Monday, March 25, 2019
In NDPR Frank Schalow reviews Saulius Geniusas and Paul Fairfield's Hermeneutics and Phenomenology: Figures and Themes.
Heidegger devises a strategy that can address the elusive character of the phenomenon, which can attend to and reconcile with this tendency toward concealment, in order that its opposite or unconcealment can prevail. Hermeneutics then becomes the entryway into phenomenology, which can transform the latter by introducing de-construction as the strategy to confront the concealment of the phenomenon, i.e., in order to expand the circle of inquiry so that being can be brought to self-manifestation. Rather than proceed in a linear way, phenomenology, through the direction of hermeneutics, addresses the phenomenon along an elliptical path, which must "question-back" to the origins as the prerequisite for proceeding forward, and thereby retrace its presuppositions in order to broaden the horizon of what is understandable and can be philosophically understood.
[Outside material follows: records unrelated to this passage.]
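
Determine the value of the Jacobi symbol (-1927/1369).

1

Reduce the numerator: -1927 ≡ 811 (mod 1369), so (-1927/1369) = (811/1369).
1369 ≡ 1 (mod 4), so quadratic reciprocity gives (811/1369) = (1369/811). Reduce: 1369 ≡ 558 (mod 811). Now have (558/811).
Factor out 2: 558 = 2·279. Since 811 ≡ 3 (mod 8), (2/811) = -1. Now have -(279/811).
Both 279 ≡ 3 and 811 ≡ 3 (mod 4), so reciprocity gives (279/811) = -(811/279). Reduce: 811 ≡ 253 (mod 279). Now have (253/279).
253 ≡ 1 (mod 4), so quadratic reciprocity gives (253/279) = (279/253). Reduce: 279 ≡ 26 (mod 253). Now have (26/253).
Factor out 2: 26 = 2·13. Since 253 ≡ 5 (mod 8), (2/253) = -1. Now have -(13/253).
13 ≡ 1 (mod 4), so quadratic reciprocity gives (13/253) = (253/13). Reduce: 253 ≡ 6 (mod 13). Now have -(6/13).
Factor out 2: 6 = 2·3. Since 13 ≡ 5 (mod 8), (2/13) = -1. Now have (3/13).
13 ≡ 1 (mod 4), so quadratic reciprocity gives (3/13) = (13/3). Reduce: 13 ≡ 1 (mod 3). Now have (1/3).
(1/3) = 1. Collecting the sign factors: 1.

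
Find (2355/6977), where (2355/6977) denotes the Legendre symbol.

6977 ≡ 1 (mod 4), so quadratic reciprocity gives (2355/6977) = (6977/2355). Reduce: 6977 ≡ 2267 (mod 2355). Now have (2267/2355).
Both 2267 ≡ 3 and 2355 ≡ 3 (mod 4), so reciprocity gives (2267/2355) = -(2355/2267). Reduce: 2355 ≡ 88 (mod 2267). Now have -(88/2267).
Factor out 2: 88 = 2^3·11. Since 2267 ≡ 3 (mod 8), (2/2267) = -1, and (2/2267)^3 = -1. Now have (11/2267).
Both 11 ≡ 3 and 2267 ≡ 3 (mod 4), so reciprocity gives (11/2267) = -(2267/11). Reduce: 2267 ≡ 1 (mod 11). Now have -(1/11).
(1/11) = 1. Collecting the sign factors: -1.

-1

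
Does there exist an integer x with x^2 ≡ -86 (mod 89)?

no

Pull out -1: (-86/89) = (-1/89)·(86/89). Since 89 ≡ 1 (mod 4), (-1/89) = +1. Now have (86/89).
Factor out 2: 86 = 2·43. Since 89 ≡ 1 (mod 8), (2/89) = +1. Now have (43/89).
89 ≡ 1 (mod 4), so quadratic reciprocity gives (43/89) = (89/43). Reduce: 89 ≡ 3 (mod 43). Now have (3/43).
Both 3 ≡ 3 and 43 ≡ 3 (mod 4), so reciprocity gives (3/43) = -(43/3). Reduce: 43 ≡ 1 (mod 3). Now have -(1/3).
(1/3) = 1. Collecting the sign factors: -1.
The Legendre symbol is -1, so x^2 ≡ -86 (mod 89) has no solution.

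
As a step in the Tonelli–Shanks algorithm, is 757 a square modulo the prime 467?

(757|467)
  = (290|467)    [757 ≡ 290 mod 467]
  = -(145|467)    [467 ≡ 3 mod 8 ⇒ (2|467) = -1]
  = -(467|145)    [QR: 145 ≡ 1 mod 4, sign kept]
  = -(32|145)    [467 ≡ 32 mod 145]
  = -(1|145)    [145 ≡ 1 mod 8 ⇒ (2|145)^5 = +1]
  = -1    [(1|145) = 1]
The Legendre symbol is -1, so x^2 ≡ 757 (mod 467) has no solution.

no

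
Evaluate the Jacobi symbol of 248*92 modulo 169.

By multiplicativity, (248·92|169) = (248|169)·(92|169).
First factor (248|169):
(248|169)
  = (79|169)    [248 ≡ 79 mod 169]
  = (169|79)    [QR: 169 ≡ 1 mod 4, sign kept]
  = (11|79)    [169 ≡ 11 mod 79]
  = -(79|11)    [QR: both ≡ 3 mod 4, sign flips]
  = -(2|11)    [79 ≡ 2 mod 11]
  = (1|11)    [11 ≡ 3 mod 8 ⇒ (2|11) = -1]
  = 1    [(1|11) = 1]
Second factor (92|169):
(92|169)
  = (23|169)    [169 ≡ 1 mod 8 ⇒ (2|169)^2 = +1]
  = (169|23)    [QR: 169 ≡ 1 mod 4, sign kept]
  = (8|23)    [169 ≡ 8 mod 23]
  = (1|23)    [23 ≡ 7 mod 8 ⇒ (2|23)^3 = +1]
  = 1    [(1|23) = 1]
Product: (1)·(1) = 1.

1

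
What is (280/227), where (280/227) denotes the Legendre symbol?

1

Reduce the numerator: 280 ≡ 53 (mod 227), so (280/227) = (53/227).
53 ≡ 1 (mod 4), so quadratic reciprocity gives (53/227) = (227/53). Reduce: 227 ≡ 15 (mod 53). Now have (15/53).
53 ≡ 1 (mod 4), so quadratic reciprocity gives (15/53) = (53/15). Reduce: 53 ≡ 8 (mod 15). Now have (8/15).
Factor out 2: 8 = 2^3. Since 15 ≡ 7 (mod 8), (2/15) = +1, and (2/15)^3 = +1. Now have (1/15).
(1/15) = 1. Collecting the sign factors: 1.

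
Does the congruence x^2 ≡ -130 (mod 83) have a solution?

yes

Reduce the numerator: -130 ≡ 36 (mod 83), so (-130|83) = (36|83).
Factor out 2: 36 = 2^2·9. Since 83 ≡ 3 (mod 8), (2|83) = -1, and (2|83)^2 = +1. Now have (9|83).
9 ≡ 1 (mod 4), so quadratic reciprocity gives (9|83) = (83|9). Reduce: 83 ≡ 2 (mod 9). Now have (2|9).
Factor out 2: 2 = 2. Since 9 ≡ 1 (mod 8), (2|9) = +1. Now have (1|9).
(1|9) = 1. Collecting the sign factors: 1.
The Legendre symbol is 1, so x^2 ≡ -130 (mod 83) has solution.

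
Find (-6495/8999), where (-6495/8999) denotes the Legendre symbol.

1

(-6495/8999)
  = -(6495/8999)    [8999 ≡ 3 mod 4 ⇒ (-1/8999) = -1]
  = (8999/6495)    [QR: both ≡ 3 mod 4, sign flips]
  = (2504/6495)    [8999 ≡ 2504 mod 6495]
  = (313/6495)    [6495 ≡ 7 mod 8 ⇒ (2/6495)^3 = +1]
  = (6495/313)    [QR: 313 ≡ 1 mod 4, sign kept]
  = (235/313)    [6495 ≡ 235 mod 313]
  = (313/235)    [QR: 313 ≡ 1 mod 4, sign kept]
  = (78/235)    [313 ≡ 78 mod 235]
  = -(39/235)    [235 ≡ 3 mod 8 ⇒ (2/235) = -1]
  = (235/39)    [QR: both ≡ 3 mod 4, sign flips]
  = (1/39)    [235 ≡ 1 mod 39]
  = 1    [(1/39) = 1]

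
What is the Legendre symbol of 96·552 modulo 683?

By multiplicativity, (96·552/683) = (96/683)·(552/683).
First factor (96/683):
(96/683)
  = -(3/683)    [683 ≡ 3 mod 8 ⇒ (2/683)^5 = -1]
  = (683/3)    [QR: both ≡ 3 mod 4, sign flips]
  = (2/3)    [683 ≡ 2 mod 3]
  = -(1/3)    [3 ≡ 3 mod 8 ⇒ (2/3) = -1]
  = -1    [(1/3) = 1]
Second factor (552/683):
(552/683)
  = -(69/683)    [683 ≡ 3 mod 8 ⇒ (2/683)^3 = -1]
  = -(683/69)    [QR: 69 ≡ 1 mod 4, sign kept]
  = -(62/69)    [683 ≡ 62 mod 69]
  = (31/69)    [69 ≡ 5 mod 8 ⇒ (2/69) = -1]
  = (69/31)    [QR: 69 ≡ 1 mod 4, sign kept]
  = (7/31)    [69 ≡ 7 mod 31]
  = -(31/7)    [QR: both ≡ 3 mod 4, sign flips]
  = -(3/7)    [31 ≡ 3 mod 7]
  = (7/3)    [QR: both ≡ 3 mod 4, sign flips]
  = (1/3)    [7 ≡ 1 mod 3]
  = 1    [(1/3) = 1]
Product: (-1)·(1) = -1.

-1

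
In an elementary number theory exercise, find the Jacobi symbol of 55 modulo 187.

0

Both 55 ≡ 3 and 187 ≡ 3 (mod 4), so reciprocity gives (55/187) = -(187/55). Reduce: 187 ≡ 22 (mod 55). Now have -(22/55).
Factor out 2: 22 = 2·11. Since 55 ≡ 7 (mod 8), (2/55) = +1. Now have -(11/55).
Both 11 ≡ 3 and 55 ≡ 3 (mod 4), so reciprocity gives (11/55) = -(55/11). Reduce: 55 ≡ 0 (mod 11). Now have (0/11).
The numerator is now 0 with denominator 11 > 1: the symbol is 0.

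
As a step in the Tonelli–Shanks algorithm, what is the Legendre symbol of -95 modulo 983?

Reduce the numerator: -95 ≡ 888 (mod 983), so (-95 / 983) = (888 / 983).
Factor out 2: 888 = 2^3·111. Since 983 ≡ 7 (mod 8), (2 / 983) = +1, and (2 / 983)^3 = +1. Now have (111 / 983).
Both 111 ≡ 3 and 983 ≡ 3 (mod 4), so reciprocity gives (111 / 983) = -(983 / 111). Reduce: 983 ≡ 95 (mod 111). Now have -(95 / 111).
Both 95 ≡ 3 and 111 ≡ 3 (mod 4), so reciprocity gives (95 / 111) = -(111 / 95). Reduce: 111 ≡ 16 (mod 95). Now have (16 / 95).
Factor out 2: 16 = 2^4. Since 95 ≡ 7 (mod 8), (2 / 95) = +1, and (2 / 95)^4 = +1. Now have (1 / 95).
(1 / 95) = 1. Collecting the sign factors: 1.

1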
As the key to his "breakthrough," Heidegger recognized that phenomenology must become hermeneutical, if it is to address the topic of being in a concrete manner. Perhaps in hindsight he did not emphasize as strongly the flipside, namely, that to become philosophical, hermeneutics requires phenomenology, in order that its interpretive strategies do not become free-floating, merely literary and textual inventions divorced from human experience (and "ek-sistence" as well).